K-Gr 2-In this didactic story told in verse, people are likened to flowers in Grandmother's garden. "Different colors, different faces...reaching for the sun." The imagery is confusing: "Earth is a garden" leads one to see Grandmother as a personification of God, but later she is identified as Grandma Rose, the relative of the narrator. There is a recurring awkward line: "Till your fingers through the soil `til the time stands still." After the "til(l)s" are sorted out, what does this mean? And how does it contribute to the theme of blooming diversity? The stippled illustrations show sweet, dreamy faces of children from many lands tending oversized blossoms against a blurry green background.

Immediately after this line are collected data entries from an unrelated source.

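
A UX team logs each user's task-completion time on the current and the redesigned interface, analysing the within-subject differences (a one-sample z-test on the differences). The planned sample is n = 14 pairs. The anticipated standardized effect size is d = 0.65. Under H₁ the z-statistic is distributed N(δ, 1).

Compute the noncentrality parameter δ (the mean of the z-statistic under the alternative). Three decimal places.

The noncentrality parameter scales effect size by the design's sample-size factor: δ = d·√n = 0.65 × √14 = 2.4321

δ ≈ 2.432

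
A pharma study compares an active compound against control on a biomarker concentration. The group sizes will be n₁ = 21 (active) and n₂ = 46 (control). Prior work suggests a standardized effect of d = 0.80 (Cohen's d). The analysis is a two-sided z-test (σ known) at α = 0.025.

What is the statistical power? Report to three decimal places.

Power ≈ 0.787

Noncentrality parameter: λ = d / √(1/n₁ + 1/n₂) = 0.80 / √(1/21 + 1/46) = 3.0377
Critical value for a two-sided test at α = 0.025: z_{α/2} = 2.241.
Power = Φ(λ − 2.241) + Φ(−λ − 2.241) = Φ(0.796) + Φ(-5.279) = 0.7871 + 0.0000 = 0.7871.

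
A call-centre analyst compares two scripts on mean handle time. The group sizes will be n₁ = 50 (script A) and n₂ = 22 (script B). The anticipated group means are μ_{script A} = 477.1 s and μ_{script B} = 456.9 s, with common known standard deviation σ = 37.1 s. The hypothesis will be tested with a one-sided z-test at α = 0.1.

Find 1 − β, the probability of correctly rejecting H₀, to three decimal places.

Power ≈ 0.801

Standardized effect: d = |μ_{script A} − μ_{script B}| / σ = |477.1 − 456.9| / 37.1 = 0.5445
Noncentrality parameter: δ = d / √(1/n₁ + 1/n₂) = 0.5445 / √(1/50 + 1/22) = 2.1282
One-sided α = 0.1 → critical value z_{0.1} = 1.282.
Power = P(Z > 1.282 − δ) = Φ(0.847) = 0.8014.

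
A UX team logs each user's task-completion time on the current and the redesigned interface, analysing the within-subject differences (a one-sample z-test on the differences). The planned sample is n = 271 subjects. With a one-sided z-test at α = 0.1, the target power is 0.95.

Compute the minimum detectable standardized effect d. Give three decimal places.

d ≈ 0.178

Need Φ(δ − 1.282) = 0.95, so δ = 1.282 + 1.645 = 2.926.
δ = d·√n ⇒ d = δ/√n = 2.926/√271 = 0.1778.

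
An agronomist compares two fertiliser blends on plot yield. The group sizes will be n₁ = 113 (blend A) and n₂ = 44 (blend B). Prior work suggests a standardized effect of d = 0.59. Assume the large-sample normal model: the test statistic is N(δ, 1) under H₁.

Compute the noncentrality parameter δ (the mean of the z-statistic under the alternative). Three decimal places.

δ ≈ 3.320

The noncentrality parameter scales effect size by the design's sample-size factor: δ = d / √(1/n₁ + 1/n₂) = 0.59 / √(1/113 + 1/44) = 3.3202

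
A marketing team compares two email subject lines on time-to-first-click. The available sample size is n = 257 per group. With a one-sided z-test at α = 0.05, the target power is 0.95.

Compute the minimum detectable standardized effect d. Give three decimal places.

Need Φ(δ − 1.645) = 0.95, so δ = 1.645 + 1.645 = 3.290.
δ = d·√(n/2) ⇒ d = δ/√(n/2) = 3.290/√(257/2) = 0.2902.

d ≈ 0.290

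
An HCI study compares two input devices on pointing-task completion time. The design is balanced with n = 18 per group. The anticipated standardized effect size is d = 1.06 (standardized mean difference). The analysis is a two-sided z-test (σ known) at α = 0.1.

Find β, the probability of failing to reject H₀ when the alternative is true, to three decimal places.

β ≈ 0.062

Noncentrality parameter: δ = d·√(n/2) = 1.06 × √(18/2) = 3.1800
Two-sided α = 0.1 → critical value z_{0.05} = 1.645.
Power = Φ(δ − 1.645) + Φ(−δ − 1.645) = Φ(1.535) + Φ(-4.825) = 0.9376 + 0.0000 = 0.9376.
Type II error: β = 1 − power = 1 − 0.9376 = 0.0624.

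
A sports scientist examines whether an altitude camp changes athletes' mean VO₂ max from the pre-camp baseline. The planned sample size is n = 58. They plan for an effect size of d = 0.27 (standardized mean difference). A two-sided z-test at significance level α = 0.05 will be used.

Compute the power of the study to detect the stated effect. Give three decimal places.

Power ≈ 0.538

Noncentrality parameter: δ = d·√n = 0.27 × √58 = 2.0563
Critical value for a two-sided test at α = 0.05: z_{α/2} = 1.960.
Power = Φ(δ − 1.960) + Φ(−δ − 1.960) = Φ(0.096) + Φ(-4.016) = 0.5384 + 0.0000 = 0.5384.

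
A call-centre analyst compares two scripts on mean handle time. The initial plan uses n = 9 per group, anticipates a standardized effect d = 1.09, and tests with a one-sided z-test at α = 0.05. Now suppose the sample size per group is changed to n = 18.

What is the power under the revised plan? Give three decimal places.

Power ≈ 0.948

With n = 18 per group: δ = d·√(n/2) = 1.09 × √(18/2) = 3.2700. Critical value z_{0.05} = 1.645.
Revised power = Φ(δ − 1.645) = Φ(1.625) = 0.9479.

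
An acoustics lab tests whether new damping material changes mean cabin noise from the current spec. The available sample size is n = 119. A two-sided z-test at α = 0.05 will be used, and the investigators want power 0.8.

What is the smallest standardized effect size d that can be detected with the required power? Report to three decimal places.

Need Φ(δ − 1.960) = 0.8, so δ = 1.960 + 0.842 = 2.802.
(The second rejection-region term Φ(−δ − z_{α/2}) is negligible and dropped.)
δ = d·√n ⇒ d = δ/√n = 2.802/√119 = 0.2568.

d ≈ 0.257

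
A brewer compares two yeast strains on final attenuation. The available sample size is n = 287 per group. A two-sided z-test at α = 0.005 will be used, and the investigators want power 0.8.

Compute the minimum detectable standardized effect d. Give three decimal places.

Required noncentrality: δ = z_{0.0025} + z_{0.20} = 2.807 + 0.842 = 3.649.
(The second rejection-region term Φ(−δ − z_{α/2}) is negligible and dropped.)
δ = d·√(n/2) ⇒ d = δ/√(n/2) = 3.649/√(287/2) = 0.3046.

d ≈ 0.305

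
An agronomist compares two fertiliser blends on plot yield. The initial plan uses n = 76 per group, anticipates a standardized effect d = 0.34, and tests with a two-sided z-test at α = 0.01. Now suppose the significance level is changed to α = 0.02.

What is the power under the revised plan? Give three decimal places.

Power ≈ 0.409

δ = d·√(n/2) = 0.34 × √(76/2) = 2.0959 (unchanged). New critical value: z_{0.01} = 2.326.
Revised power = Φ(δ − 2.326) + Φ(−δ − 2.326) = Φ(-0.230) + Φ(-4.422) = 0.4089 + 0.0000 = 0.4089.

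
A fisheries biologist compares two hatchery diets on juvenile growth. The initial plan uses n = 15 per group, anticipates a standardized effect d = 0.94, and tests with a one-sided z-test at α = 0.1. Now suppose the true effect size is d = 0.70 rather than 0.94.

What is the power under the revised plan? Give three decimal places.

With d = 0.70: δ = d·√(n/2) = 0.70 × √(15/2) = 1.9170. Critical value z_{0.1} = 1.282.
Revised power = P(Z > 1.282 − δ) = Φ(0.635) = 0.7374.

Power ≈ 0.737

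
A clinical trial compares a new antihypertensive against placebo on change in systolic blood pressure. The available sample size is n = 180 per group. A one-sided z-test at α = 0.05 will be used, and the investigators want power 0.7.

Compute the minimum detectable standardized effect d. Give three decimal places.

Need Φ(δ − 1.645) = 0.7, so δ = 1.645 + 0.524 = 2.169.
δ = d·√(n/2) ⇒ d = δ/√(n/2) = 2.169/√(180/2) = 0.2287.

d ≈ 0.229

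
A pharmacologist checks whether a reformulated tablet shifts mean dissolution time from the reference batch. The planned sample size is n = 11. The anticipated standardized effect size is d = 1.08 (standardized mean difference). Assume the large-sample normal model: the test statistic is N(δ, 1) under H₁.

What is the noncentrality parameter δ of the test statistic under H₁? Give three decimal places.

The noncentrality parameter scales effect size by the design's sample-size factor: δ = d·√n = 1.08 × √11 = 3.5820

δ ≈ 3.582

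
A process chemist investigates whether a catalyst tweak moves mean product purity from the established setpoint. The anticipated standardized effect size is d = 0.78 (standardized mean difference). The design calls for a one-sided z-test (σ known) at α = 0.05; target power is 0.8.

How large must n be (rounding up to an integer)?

For power 0.8 need Φ(δ − z_{0.05}) = 0.8, so δ = z_{0.05} + z_{0.20} = 1.645 + 0.842 = 2.486.
δ = d·√n ⇒ n = (δ/d)² = (2.486 / 0.78)² = 10.16.
Rounding up, n = 11.

n = 11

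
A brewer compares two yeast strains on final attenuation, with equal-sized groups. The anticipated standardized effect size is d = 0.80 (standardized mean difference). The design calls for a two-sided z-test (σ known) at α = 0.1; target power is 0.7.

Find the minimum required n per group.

Set Φ(δ − 1.645) = 0.7; then δ − 1.645 = Φ⁻¹(0.7) = 0.524, giving δ = 2.169.
(For δ > 0 the lower-tail rejection region contributes negligibly to power, so the one-term inversion is standard.)
δ = d·√(n/2) ⇒ n = 2(δ/d)² = 2 × (2.169 / 0.80)² = 14.71.
Rounding up, n = 15 per group.

n = 15 per group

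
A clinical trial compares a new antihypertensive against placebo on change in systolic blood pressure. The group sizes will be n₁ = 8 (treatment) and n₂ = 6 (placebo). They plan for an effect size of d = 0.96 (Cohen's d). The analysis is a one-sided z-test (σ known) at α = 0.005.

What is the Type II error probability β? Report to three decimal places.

β ≈ 0.788

Noncentrality parameter: δ = d / √(1/n₁ + 1/n₂) = 0.96 / √(1/8 + 1/6) = 1.7776
One-sided α = 0.005 → critical value z_{0.005} = 2.576.
Power = Φ(δ − 2.576) = Φ(-0.798) = 0.2124.
Type II error: β = 1 − power = 1 − 0.2124 = 0.7876.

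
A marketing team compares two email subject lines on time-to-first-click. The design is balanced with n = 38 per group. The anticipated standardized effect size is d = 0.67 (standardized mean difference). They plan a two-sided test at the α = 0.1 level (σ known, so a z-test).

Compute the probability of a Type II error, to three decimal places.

β ≈ 0.101

Noncentrality parameter: δ = d·√(n/2) = 0.67 × √(38/2) = 2.9205
Two-sided α = 0.1 → critical value z_{0.05} = 1.645.
Power = Φ(δ − 1.645) + Φ(−δ − 1.645) = Φ(1.276) + Φ(-4.565) = 0.8990 + 0.0000 = 0.8990.
Type II error: β = 1 − power = 1 − 0.8990 = 0.1010.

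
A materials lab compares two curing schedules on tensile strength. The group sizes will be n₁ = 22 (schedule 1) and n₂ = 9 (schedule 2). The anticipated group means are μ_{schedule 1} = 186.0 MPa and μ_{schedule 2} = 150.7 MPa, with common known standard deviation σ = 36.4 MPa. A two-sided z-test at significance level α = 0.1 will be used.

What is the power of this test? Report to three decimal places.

Standardized effect: d = |μ_{schedule 1} − μ_{schedule 2}| / σ = |186.0 − 150.7| / 36.4 = 0.9698
Noncentrality parameter: δ = d / √(1/n₁ + 1/n₂) = 0.9698 / √(1/22 + 1/9) = 2.4509
Two-sided α = 0.1 → critical value z_{0.05} = 1.645.
Power = Φ(δ − 1.645) + Φ(−δ − 1.645) = Φ(0.806) + Φ(-4.096) = 0.7899 + 0.0000 = 0.7899.

Power ≈ 0.790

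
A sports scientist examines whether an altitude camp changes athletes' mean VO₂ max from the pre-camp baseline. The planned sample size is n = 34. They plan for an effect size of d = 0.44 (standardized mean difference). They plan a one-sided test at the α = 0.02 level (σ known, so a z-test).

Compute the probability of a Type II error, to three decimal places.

β ≈ 0.304

Noncentrality parameter: δ = d·√n = 0.44 × √34 = 2.5656
One-sided α = 0.02 → critical value z_{0.02} = 2.054.
Power = P(Z > 2.054 − δ) = Φ(0.512) = 0.6956.
Type II error: β = 1 − power = 1 − 0.6956 = 0.3044.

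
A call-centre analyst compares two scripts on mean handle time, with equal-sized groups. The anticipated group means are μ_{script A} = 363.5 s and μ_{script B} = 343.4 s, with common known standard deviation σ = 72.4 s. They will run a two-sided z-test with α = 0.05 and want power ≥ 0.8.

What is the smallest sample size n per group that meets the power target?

Standardized effect: d = |μ_{script A} − μ_{script B}| / σ = |363.5 − 343.4| / 72.4 = 0.2776
For power 0.8 need Φ(δ − z_{0.025}) = 0.8, so δ = z_{0.025} + z_{0.20} = 1.960 + 0.842 = 2.802.
(The Φ(−δ − z_{α/2}) term is vanishingly small for δ > 0 and is dropped in the standard sample-size formula.)
δ = d·√(n/2) ⇒ n = 2(δ/d)² = 2 × (2.802 / 0.2776)² = 203.67.
Round up to the next whole unit.

n = 204 per group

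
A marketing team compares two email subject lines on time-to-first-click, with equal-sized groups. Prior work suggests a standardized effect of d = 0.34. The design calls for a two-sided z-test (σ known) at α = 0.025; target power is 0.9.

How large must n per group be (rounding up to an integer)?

For power 0.9 need Φ(δ − z_{0.0125}) = 0.9, so δ = z_{0.0125} + z_{0.10} = 2.241 + 1.282 = 3.523.
(For δ > 0 the lower-tail rejection region contributes negligibly to power, so the one-term inversion is standard.)
δ = d·√(n/2) ⇒ n = 2(δ/d)² = 2 × (3.523 / 0.34)² = 214.73.
Rounding up, n = 215 per group.

n = 215 per group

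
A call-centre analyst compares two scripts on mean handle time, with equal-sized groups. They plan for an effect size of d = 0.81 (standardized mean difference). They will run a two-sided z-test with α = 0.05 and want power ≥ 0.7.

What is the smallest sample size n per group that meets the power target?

n = 19 per group

Set Φ(δ − 1.960) = 0.7; then δ − 1.960 = Φ⁻¹(0.7) = 0.524, giving δ = 2.484.
(Ignoring the negligible lower-tail rejection probability gives the usual closed-form inversion.)
δ = d·√(n/2) ⇒ n = 2(δ/d)² = 2 × (2.484 / 0.81)² = 18.81.
Rounding up, n = 19 per group.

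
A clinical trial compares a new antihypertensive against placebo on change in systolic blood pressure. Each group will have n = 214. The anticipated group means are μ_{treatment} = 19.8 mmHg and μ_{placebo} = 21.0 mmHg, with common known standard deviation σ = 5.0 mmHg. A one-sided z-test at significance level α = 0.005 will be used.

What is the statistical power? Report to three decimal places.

Power ≈ 0.463

Standardized effect: d = |μ_{treatment} − μ_{placebo}| / σ = |19.8 − 21.0| / 5.0 = 0.2400
Noncentrality parameter: δ = d·√(n/2) = 0.2400 × √(214/2) = 2.4826
One-sided α = 0.005 → critical value z_{0.005} = 2.576.
Power = Φ(δ − 2.576) = Φ(-0.093) = 0.4629.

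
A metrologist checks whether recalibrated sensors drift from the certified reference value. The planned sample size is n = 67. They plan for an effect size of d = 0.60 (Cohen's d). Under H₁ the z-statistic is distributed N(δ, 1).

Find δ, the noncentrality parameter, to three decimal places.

The noncentrality parameter scales effect size by the design's sample-size factor: δ = d·√n = 0.60 × √67 = 4.9112

δ ≈ 4.911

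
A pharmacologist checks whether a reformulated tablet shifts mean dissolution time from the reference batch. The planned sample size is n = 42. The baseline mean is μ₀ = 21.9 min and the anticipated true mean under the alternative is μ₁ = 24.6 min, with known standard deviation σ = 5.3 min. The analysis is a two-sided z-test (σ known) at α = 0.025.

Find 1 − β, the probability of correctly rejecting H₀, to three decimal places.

Power ≈ 0.855

Standardized effect: d = |μ₁ − μ₀| / σ = |24.6 − 21.9| / 5.3 = 0.5094
Noncentrality parameter: δ = d·√n = 0.5094 × √42 = 3.3015
Critical value for a two-sided test at α = 0.025: z_{α/2} = 2.241.
Power = Φ(δ − 2.241) + Φ(−δ − 2.241) = Φ(1.060) + Φ(-5.543) = 0.8555 + 0.0000 = 0.8555.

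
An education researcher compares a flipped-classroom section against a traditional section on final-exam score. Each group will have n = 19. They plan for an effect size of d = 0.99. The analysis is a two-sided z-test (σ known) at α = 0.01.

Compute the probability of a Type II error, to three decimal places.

Noncentrality parameter: δ = d·√(n/2) = 0.99 × √(19/2) = 3.0514
Critical value for a two-sided test at α = 0.01: z_{α/2} = 2.576.
Power = Φ(δ − 2.576) + Φ(−δ − 2.576) = Φ(0.476) + Φ(-5.627) = 0.6828 + 0.0000 = 0.6828.
Type II error: β = 1 − power = 1 − 0.6828 = 0.3172.

β ≈ 0.317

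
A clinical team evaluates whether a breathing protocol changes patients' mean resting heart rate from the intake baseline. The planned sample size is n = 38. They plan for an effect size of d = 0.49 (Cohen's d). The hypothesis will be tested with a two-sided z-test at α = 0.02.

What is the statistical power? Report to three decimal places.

Power ≈ 0.756

Noncentrality parameter: λ = d·√n = 0.49 × √38 = 3.0206
Two-sided α = 0.02 → critical value z_{0.01} = 2.326.
Power = Φ(λ − 2.326) + Φ(−λ − 2.326) = Φ(0.694) + Φ(-5.347) = 0.7562 + 0.0000 = 0.7562.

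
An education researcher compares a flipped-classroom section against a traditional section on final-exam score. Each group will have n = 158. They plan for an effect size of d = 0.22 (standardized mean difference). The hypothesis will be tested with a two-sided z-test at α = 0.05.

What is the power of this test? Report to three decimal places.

Noncentrality parameter: δ = d·√(n/2) = 0.22 × √(158/2) = 1.9554
Two-sided α = 0.05 → critical value z_{0.025} = 1.960.
Power = Φ(δ − 1.960) + Φ(−δ − 1.960) = Φ(-0.005) + Φ(-3.915) = 0.4982 + 0.0000 = 0.4982.

Power ≈ 0.498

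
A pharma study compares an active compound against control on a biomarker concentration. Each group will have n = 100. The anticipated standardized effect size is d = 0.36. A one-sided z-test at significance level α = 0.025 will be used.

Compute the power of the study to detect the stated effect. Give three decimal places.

Power ≈ 0.721

Noncentrality parameter: δ = d·√(n/2) = 0.36 × √(100/2) = 2.5456
Critical value for a one-sided test at α = 0.025: z_α = 1.960.
Power = Φ(δ − 1.960) = Φ(0.586) = 0.7209.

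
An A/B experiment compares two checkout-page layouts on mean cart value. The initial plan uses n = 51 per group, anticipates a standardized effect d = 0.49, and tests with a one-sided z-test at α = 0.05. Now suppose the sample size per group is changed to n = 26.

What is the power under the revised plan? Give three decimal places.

With n = 26 per group: δ = d·√(n/2) = 0.49 × √(26/2) = 1.7667. Critical value z_{0.05} = 1.645.
Revised power = Φ(δ − 1.645) = Φ(0.122) = 0.5485.

Power ≈ 0.548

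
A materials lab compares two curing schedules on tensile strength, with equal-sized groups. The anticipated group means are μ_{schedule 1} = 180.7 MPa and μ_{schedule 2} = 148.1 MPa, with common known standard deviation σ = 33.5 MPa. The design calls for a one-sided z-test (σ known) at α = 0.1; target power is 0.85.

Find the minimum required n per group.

Standardized effect: d = |μ_{schedule 1} − μ_{schedule 2}| / σ = |180.7 − 148.1| / 33.5 = 0.9731
For power 0.85 need Φ(δ − z_{0.1}) = 0.85, so δ = z_{0.1} + z_{0.15} = 1.282 + 1.036 = 2.318.
δ = d·√(n/2) ⇒ n = 2(δ/d)² = 2 × (2.318 / 0.9731)² = 11.35.
Rounding up, n = 12 per group.

n = 12 per group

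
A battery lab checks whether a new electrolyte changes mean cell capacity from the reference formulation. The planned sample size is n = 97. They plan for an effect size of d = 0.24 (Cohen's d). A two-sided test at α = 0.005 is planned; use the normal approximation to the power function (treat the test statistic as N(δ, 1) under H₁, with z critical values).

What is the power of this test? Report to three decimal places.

Power ≈ 0.329

Noncentrality parameter: δ = d·√n = 0.24 × √97 = 2.3637
Critical value for a two-sided test at α = 0.005: z_{α/2} = 2.807.
Power = Φ(δ − 2.807) + Φ(−δ − 2.807) = Φ(-0.443) + Φ(-5.171) = 0.3288 + 0.0000 = 0.3288.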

The vague and wispy religiosity of this book contains ingredients of multiculturalism, but they are mixed together in such an odd way that many children may be uncomfortably confused.-Carolyn Jenks, First Parish Unitarian Church, Portland, ME
School Library Journal - School Library Journal
Grandmother's Garden ( PLB book & cassette Aug. 1996; 32 pp.; 0-382-39653-7; PLB 0-382-39652-9; book & cassette 0-382-39664-2): In an extended poetic metaphor, Archambault (The Birth of the Whale, p. 222, etc.) compares the earth to Grandmother Rose's garden, where all flowers grow together. "Different colors, different faces, different names/Underneath our skin, we are all the same./We are flowering faces reaching for the sun./In Grandmother's garden, we are all one./In Grandmother's garden, we are all one." These words seem to belong to a song, and here are sunnily set to Colón's illustrations, created in his now-trademark style. Soft-hued, rainbow-colored scenes have been given a texture like scratched-out fingerprints. Sculpted, ethnically diverse boys and girls are pictured working in a flower garden, bathed in sunlight. A warm, optimistic work.